Industrialisation : le Gabon consolide son leadership au sein de la CEMAC



2026-06-01 16:12:00

Selon l’Indice d’industrialisation de l’Afrique 2025 de la Banque africaine de développement, le Gabon demeure la première puissance industrielle de la CEMAC et gagne dix places au classement continental.



Le Gabon confirme sa position de locomotive industrielle en Afrique centrale. D’après l’Indice d’industrialisation de l’Afrique (IIA) 2025 publié par la Banque africaine de développement, le pays se classe au 12ᵉ rang continental sur 54 États avec un score de 0,6021 sur 1, enregistrant ainsi une progression de dix places par rapport à l’édition précédente. Cette performance permet au Gabon de conserver sa place de première économie industrielle de la zone Communauté économique et monétaire de l'Afrique centrale, devant la Guinée équatoriale, le Cameroun et la République du Congo. Une distinction qui témoigne des efforts entrepris ces dernières années pour renforcer la transformation locale des ressources naturelles et développer un tissu industriel plus compétitif.

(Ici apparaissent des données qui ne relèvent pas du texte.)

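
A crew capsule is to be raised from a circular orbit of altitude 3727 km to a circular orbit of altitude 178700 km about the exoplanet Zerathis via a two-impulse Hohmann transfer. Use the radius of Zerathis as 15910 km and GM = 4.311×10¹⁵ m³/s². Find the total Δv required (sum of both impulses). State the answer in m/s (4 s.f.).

r₁ = 15910 + 3727 = 19637 km = 1.9637×10⁷ m.
r₂ = 15910 + 178700 = 194610 km = 1.9461×10⁸ m.
Transfer ellipse a_t = (r₁ + r₂)/2 = 1.071×10⁸ m.
At r₁: circular v_c1 = √(μ/r₁) = 14820 m/s; transfer-periapsis v_p = √[μ(2/r₁ − 1/a_t)] = 19970 m/s.
Δv₁ = v_p − v_c1 = 5154 m/s.
At r₂: circular v_c2 = √(μ/r₂) = 4707 m/s; transfer-apoapsis v_a = √[μ(2/r₂ − 1/a_t)] = 2015 m/s.
Δv₂ = v_c2 − v_a = 2691 m/s.
Total Δv = Δv₁ + Δv₂ = 7845 m/s.

Δv_total ≈ 7845 m/s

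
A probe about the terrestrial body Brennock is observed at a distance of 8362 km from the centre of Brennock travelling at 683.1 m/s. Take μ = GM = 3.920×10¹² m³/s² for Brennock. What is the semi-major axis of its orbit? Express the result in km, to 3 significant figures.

r = 8.362×10⁶ m.
Specific orbital energy ε = v²/2 − μ/r = (683.1)²/2 − 3.920×10¹²/8.362×10⁶ = -2.355×10⁵ J/kg.
Since ε = −μ/(2a), a = −μ/(2ε) = 8.324×10⁶ m = 8323.6 km.

a ≈ 8320 km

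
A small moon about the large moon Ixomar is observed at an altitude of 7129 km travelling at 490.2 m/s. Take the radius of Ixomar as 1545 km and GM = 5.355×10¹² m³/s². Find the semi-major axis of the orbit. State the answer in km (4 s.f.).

r = 1545 + 7129 = 8674.0 km = 8.674×10⁶ m.
Vis-viva rearranged: 1/a = 2/r − v²/μ = 2.306×10⁻⁷ − 4.487×10⁻⁸ = 1.857×10⁻⁷ m⁻¹.
a = 5.385×10⁶ m = 5385.0 km.

a ≈ 5385 km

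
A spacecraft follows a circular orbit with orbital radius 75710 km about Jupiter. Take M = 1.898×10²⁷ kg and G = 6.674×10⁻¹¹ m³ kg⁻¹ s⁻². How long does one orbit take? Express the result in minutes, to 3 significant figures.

μ = GM = 6.674×10⁻¹¹ × 1.898×10²⁷ = 1.267×10¹⁷ m³/s².
r = 75710 km = 7.571×10⁷ m.
Kepler's third law: T = 2π√(r³/μ) = 2π√((7.571×10⁷)³ / 1.267×10¹⁷).
r³/μ = 3.426×10⁶ s², so T = 2π × 1.851×10³ = 1.163×10⁴ s.
Converting: 1.163×10⁴ s ÷ 60.00 = 193.8 minutes.

T ≈ 194 minutes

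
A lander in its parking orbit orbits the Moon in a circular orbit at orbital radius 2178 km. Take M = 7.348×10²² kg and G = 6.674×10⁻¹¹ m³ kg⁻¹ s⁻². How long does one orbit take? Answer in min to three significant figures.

T ≈ 152 min

μ = GM = 6.674×10⁻¹¹ × 7.348×10²² = 4.904×10¹² m³/s².
r = 2178 km = 2.178×10⁶ m.
Kepler's third law: T = 2π√(r³/μ) = 2π√((2.178×10⁶)³ / 4.904×10¹²).
r³/μ = 2.107×10⁶ s², so T = 2π × 1.451×10³ = 9.120×10³ s.
Converting: 9.120×10³ s ÷ 60.00 = 152.0 min.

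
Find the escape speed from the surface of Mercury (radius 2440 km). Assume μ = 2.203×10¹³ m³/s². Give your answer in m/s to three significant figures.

r = R = 2.440×10⁶ m.
Escape speed v_esc = √(2μ/r) = √(2 × 2.203×10¹³ / 2.440×10⁶) = √(1.806×10⁷) = 4249 m/s.

v_esc ≈ 4250 m/s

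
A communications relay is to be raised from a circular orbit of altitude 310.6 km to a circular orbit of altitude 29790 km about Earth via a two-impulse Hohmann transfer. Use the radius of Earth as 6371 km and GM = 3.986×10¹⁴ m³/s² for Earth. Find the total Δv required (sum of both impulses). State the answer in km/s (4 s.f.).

Δv_total ≈ 3.777 km/s

r₁ = 6371 + 310.6 = 6681.6 km = 6.6816×10⁶ m.
r₂ = 6371 + 29790 = 36161 km = 3.6161×10⁷ m.
Transfer ellipse a_t = (r₁ + r₂)/2 = 2.142×10⁷ m.
At r₁: circular v_c1 = √(μ/r₁) = 7724 m/s; transfer-perigee v_p = √[μ(2/r₁ − 1/a_t)] = 10040 m/s.
Δv₁ = v_p − v_c1 = 2311 m/s.
At r₂: circular v_c2 = √(μ/r₂) = 3320 m/s; transfer-apogee v_a = √[μ(2/r₂ − 1/a_t)] = 1854 m/s.
Δv₂ = v_c2 − v_a = 1466 m/s.
Total Δv = Δv₁ + Δv₂ = 3777 m/s = 3.777 km/s.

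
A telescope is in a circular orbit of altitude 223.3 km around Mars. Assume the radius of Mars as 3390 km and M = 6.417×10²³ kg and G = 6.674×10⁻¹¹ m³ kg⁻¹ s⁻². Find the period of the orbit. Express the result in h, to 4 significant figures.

T ≈ 1.832 h

μ = GM = 6.674×10⁻¹¹ × 6.417×10²³ = 4.283×10¹³ m³/s².
r = 3390 + 223.3 = 3613.3 km = 3.6133×10⁶ m.
Kepler's third law: T = 2π√(r³/μ) = 2π√((3.613×10⁶)³ / 4.283×10¹³).
r³/μ = 1.102×10⁶ s², so T = 2π × 1.050×10³ = 6.594×10³ s.
Converting: 6.594×10³ s ÷ 3600 = 1.832 h.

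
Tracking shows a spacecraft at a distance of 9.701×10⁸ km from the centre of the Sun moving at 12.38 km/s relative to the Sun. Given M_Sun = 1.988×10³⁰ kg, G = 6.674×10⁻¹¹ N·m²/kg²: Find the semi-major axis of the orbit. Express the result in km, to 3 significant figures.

a ≈ 1.10×10⁹ km

μ = GM = 6.674×10⁻¹¹ × 1.988×10³⁰ = 1.327×10²⁰ m³/s².
r = 9.701×10¹¹ m.
Specific orbital energy ε = v²/2 − μ/r = (12380)²/2 − 1.327×10²⁰/9.701×10¹¹ = -6.014×10⁷ J/kg.
Since ε = −μ/(2a), a = −μ/(2ε) = 1.103×10¹² m = 1.1032×10⁹ km.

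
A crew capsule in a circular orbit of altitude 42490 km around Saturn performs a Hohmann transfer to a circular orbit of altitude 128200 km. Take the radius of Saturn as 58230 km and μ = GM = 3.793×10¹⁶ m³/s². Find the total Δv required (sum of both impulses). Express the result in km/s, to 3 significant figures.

Δv_total ≈ 5.02 km/s

r₁ = 58230 + 42490 = 100720 km = 1.0072×10⁸ m.
r₂ = 58230 + 128200 = 186430 km = 1.8643×10⁸ m.
Transfer ellipse a_t = (r₁ + r₂)/2 = 1.436×10⁸ m.
At r₁: circular v_c1 = √(μ/r₁) = 19410 m/s; transfer-perikrone v_p = √[μ(2/r₁ − 1/a_t)] = 22110 m/s.
Δv₁ = v_p − v_c1 = 2707 m/s.
At r₂: circular v_c2 = √(μ/r₂) = 14260 m/s; transfer-apokrone v_a = √[μ(2/r₂ − 1/a_t)] = 11950 m/s.
Δv₂ = v_c2 − v_a = 2317 m/s.
Total Δv = Δv₁ + Δv₂ = 5024 m/s = 5.024 km/s.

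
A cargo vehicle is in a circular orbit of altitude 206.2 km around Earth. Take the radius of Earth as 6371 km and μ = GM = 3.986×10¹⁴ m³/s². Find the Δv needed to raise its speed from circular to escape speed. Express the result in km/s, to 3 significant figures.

Δv ≈ 3.22 km/s

r = 6371 + 206.2 = 6577.2 km = 6.5772×10⁶ m.
Circular speed v_c = √(μ/r) = 7785 m/s.
Escape speed v_esc = √(2μ/r) = √2 × v_c = 11010 m/s.
Δv = v_esc − v_c = 3225 m/s = 3.225 km/s.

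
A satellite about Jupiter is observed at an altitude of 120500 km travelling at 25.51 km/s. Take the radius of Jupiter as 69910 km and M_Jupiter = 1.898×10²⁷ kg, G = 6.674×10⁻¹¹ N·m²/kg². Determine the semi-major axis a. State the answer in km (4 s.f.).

μ = GM = 6.674×10⁻¹¹ × 1.898×10²⁷ = 1.267×10¹⁷ m³/s².
r = 69910 + 120500 = 1.9041×10⁵ km = 1.904×10⁸ m.
Vis-viva rearranged: 1/a = 2/r − v²/μ = 1.050×10⁻⁸ − 5.137×10⁻⁹ = 5.366×10⁻⁹ m⁻¹.
a = 1.863×10⁸ m = 1.8635×10⁵ km.

a ≈ 1.863×10⁵ km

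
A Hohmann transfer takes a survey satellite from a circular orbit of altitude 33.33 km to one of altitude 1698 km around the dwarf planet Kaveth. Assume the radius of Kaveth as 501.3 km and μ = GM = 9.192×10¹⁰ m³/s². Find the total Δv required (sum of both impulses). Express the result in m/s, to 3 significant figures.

r₁ = 501.3 + 33.33 = 534.63 km = 5.3463×10⁵ m.
r₂ = 501.3 + 1698 = 2199.3 km = 2.1993×10⁶ m.
Transfer ellipse a_t = (r₁ + r₂)/2 = 1.367×10⁶ m.
At r₁: circular v_c1 = √(μ/r₁) = 414.6 m/s; transfer-periapsis v_p = √[μ(2/r₁ − 1/a_t)] = 525.9 m/s.
Δv₁ = v_p − v_c1 = 111.3 m/s.
At r₂: circular v_c2 = √(μ/r₂) = 204.4 m/s; transfer-apoapsis v_a = √[μ(2/r₂ − 1/a_t)] = 127.9 m/s.
Δv₂ = v_c2 − v_a = 76.59 m/s.
Total Δv = Δv₁ + Δv₂ = 187.9 m/s.

Δv_total ≈ 188 m/s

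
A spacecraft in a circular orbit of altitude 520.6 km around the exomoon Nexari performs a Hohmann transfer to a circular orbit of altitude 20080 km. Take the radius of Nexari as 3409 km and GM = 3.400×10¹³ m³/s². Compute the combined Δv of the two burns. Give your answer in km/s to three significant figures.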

Cette progression repose notamment sur les performances enregistrées dans la transformation industrielle, portée par la Zone économique spéciale de Nkok, devenue un symbole de la stratégie gabonaise de création de valeur ajoutée. La transformation locale du bois, du manganèse et d’autres ressources stratégiques a permis d’améliorer la contribution du secteur manufacturier à l’économie nationale. Toutefois, malgré ces avancées, plusieurs défis continuent de freiner l’essor industriel du pays. Les contraintes énergétiques récurrentes, les difficultés d’accès au financement pour les petites et moyennes entreprises ainsi que la dépendance persistante aux revenus pétroliers limitent encore la pleine expression du potentiel industriel gabonais.

Au-delà du cas gabonais, le classement met en lumière les difficultés structurelles auxquelles demeure confrontée l’Afrique centrale. Avec une croissance régionale estimée à 3 % en 2024 et un commerce intra-africain encore faible, la sous-région peine à construire des chaînes de valeur suffisamment intégrées pour transformer durablement ses abondantes ressources naturelles. Dans ce contexte, le leadership industriel du Gabon apparaît comme un signal encourageant, mais également comme une responsabilité. Pour maintenir cette avance, le pays devra poursuivre ses investissements dans les infrastructures, l’énergie, la formation et l’innovation industrielle. Car au-delà des classements, l’industrialisation reste avant tout un levier essentiel de création d’emplois, de diversification économique et de souveraineté nationale, au cœur des ambitions de développement portées par la Ve République.